コナン君の裁判員制度問答No.8 豆電球No.67
2008年8月19日
コナン君の裁判員制度問答No.8
コナン オリンピックは、いよいよ終わりに近づいた。星野ジャパンが金メダルを取れるといいな。
長谷川 卓球の福原、平野が残念だったね。柔道の塚田選手の銀メダル、感動的だった。飫肥を緩めに結んで、時間を稼ぐ老獪な中国の選手を相手に真っ向勝負で挑んでいった、潔い日本柔道だった。
コナン また女ばっかり。さて、前回の続きを頼むよ。
長谷川 裁判員制度導入が刑事裁判全体を大きく変える可能性があるという第3の話の続きだった。
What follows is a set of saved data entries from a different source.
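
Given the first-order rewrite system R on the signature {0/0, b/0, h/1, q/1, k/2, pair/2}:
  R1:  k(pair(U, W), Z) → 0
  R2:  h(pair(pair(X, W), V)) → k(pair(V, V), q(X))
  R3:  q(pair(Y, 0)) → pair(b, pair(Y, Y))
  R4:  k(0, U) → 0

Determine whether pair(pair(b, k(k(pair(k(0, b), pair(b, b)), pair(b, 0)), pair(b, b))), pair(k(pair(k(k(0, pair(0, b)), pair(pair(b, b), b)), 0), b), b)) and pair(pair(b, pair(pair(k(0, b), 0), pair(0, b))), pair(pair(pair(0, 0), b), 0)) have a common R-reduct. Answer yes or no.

Reduce t₁ = pair(pair(b, k(k(pair(k(0, b), pair(b, b)), pair(b, 0)), pair(b, b))), pair(k(pair(k(k(0, pair(0, b)), pair(pair(b, b), b)), 0), b), b)):
1. pair(pair(b, k(k(pair(k(0, b), pair(b, b)), pair(b, 0)), pair(b, b))), pair(k(pair(k(k(0, pair(0, b)), pair(pair(b, b), b)), 0), b), b))  →  pair(pair(b, k(0, pair(b, b))), pair(k(pair(k(k(0, pair(0, b)), pair(pair(b, b), b)), 0), b), b))   [R1 at 1.2.1]
2. pair(pair(b, k(0, pair(b, b))), pair(k(pair(k(k(0, pair(0, b)), pair(pair(b, b), b)), 0), b), b))  →  pair(pair(b, 0), pair(k(pair(k(k(0, pair(0, b)), pair(pair(b, b), b)), 0), b), b))   [R4 at 1.2]
3. pair(pair(b, 0), pair(k(pair(k(k(0, pair(0, b)), pair(pair(b, b), b)), 0), b), b))  →  pair(pair(b, 0), pair(0, b))   [R1 at 2.1]

Reduce t₂ = pair(pair(b, pair(pair(k(0, b), 0), pair(0, b))), pair(pair(pair(0, 0), b), 0)):
1. pair(pair(b, pair(pair(k(0, b), 0), pair(0, b))), pair(pair(pair(0, 0), b), 0))  →  pair(pair(b, pair(pair(0, 0), pair(0, b))), pair(pair(pair(0, 0), b), 0))   [R4 at 1.2.1.1]

no — NF(t₁) = pair(pair(b, 0), pair(0, b)), NF(t₂) = pair(pair(b, pair(pair(0, 0), pair(0, b))), pair(pair(pair(0, 0), b), 0))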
その?。裁判員制度の導入は、様々な面で影響を与え始めている。
例えば、「わかりやすい裁判」の実現。憲法で「裁判の公開」が保障され、刑事裁判は誰でも傍聴できることになっている。しかし、実際には、むつかしい法 廷用語が飛び交い、傍聴していてもむつかしくて理解できないという意見が強かった。 裁判員は一般市民だ。だから、裁判員を説得するために、法廷での言葉 使いを平易なものに変えていこうという取り組みが始まっている。パワーポイント等の活用も進みそうだ。
また、些か細かいと思われがちだが、大事な点がある。被告人の服装のことだ。拘置所に収容されている被告人の服装を見たことがあるか。
コナン 先日、窃盗事件の公判を見たが、甚兵衛のような服にサンダル履きだった。手錠をかけられて法廷に入廷してきた。
長谷川 自殺防止の必要からベルトやネクタイの着用を認めな いということもあるけど、拘置所、代用監獄から移送される被告人の服装は、如何にも罪人っていうイメージがつきまとう。先日の新聞記事では、どこかの裁判 所が、裁判員の予断の防止という観点から、被告人に公判時にネクタイ着用を認めることを検討しているという記事が出ていた。
コナン なるほど。そんな点にも影響が表れているのか。
長谷川 「外からの風が入る」ということは、いろいろな悪弊を正すことになることが多い。裁判所の場合は、余りに市民の目から隔絶された世界であり過ぎたということだろう。
最近、無罪判決が増えていると言われている。また、保釈率が上がっているという指摘もある。前者は、裁判員制度の導入を前に厳格な証明を重視するように なった影響ではないか。後者については、裁判員制度になると、被告人の当事者としての地位が重視され、弁護人との打ち合わせ等を十分に行う必要が出てくる が、その影響ではないか、と指摘されている。これらについては、裁判員制度との関連の有無を含めて、もう少しその動向を注視する必要があるのではないか。
「裁判員制度になったら日本の刑事裁判はこう変わる」の第4。それは、裁判の公開という原則に関わる。
裁判は、公開の法廷で行われるということが憲法で保障されているということは、前回話したよね。日本国憲法82条は、「裁判の対審及び判決は、公開法廷 で行う」と定めている。ここで言われているのは、対審すなわち公判と判決期日の公開にとどまる。今回の裁判員制度は、これを一歩進めて、評議についても、 限定的ではあるが、公開することにつながる。
これまでは、裁判官が、有罪か無罪か、どの程度の量刑とすべきかということを決める時、それがどのようなプロセスで行われるのか、どのような評議が行われているのか、全くベールに包まれていた。それが、限定的にせよ、市民代表に公開される意味は大きい。
コナン でも、裁判員には、守秘義務があるんだろう。評議の秘密を一生、守らなければ刑罰があると聞いている。これで評議が公開されている、と言えるのかな。
長谷川 私が、「限定的に」「市民代表に対して」公開されて いるというのは、その点を意識している。裁判員のプライバシーも守る必要があるし、裁判員が自由に意見を述べたりすることを保障する必要があることは理解 できる。ただ、刑罰が科せられたりするというのは、問題があると思う。この点は、是非、改善を求めていくべき課題だろう。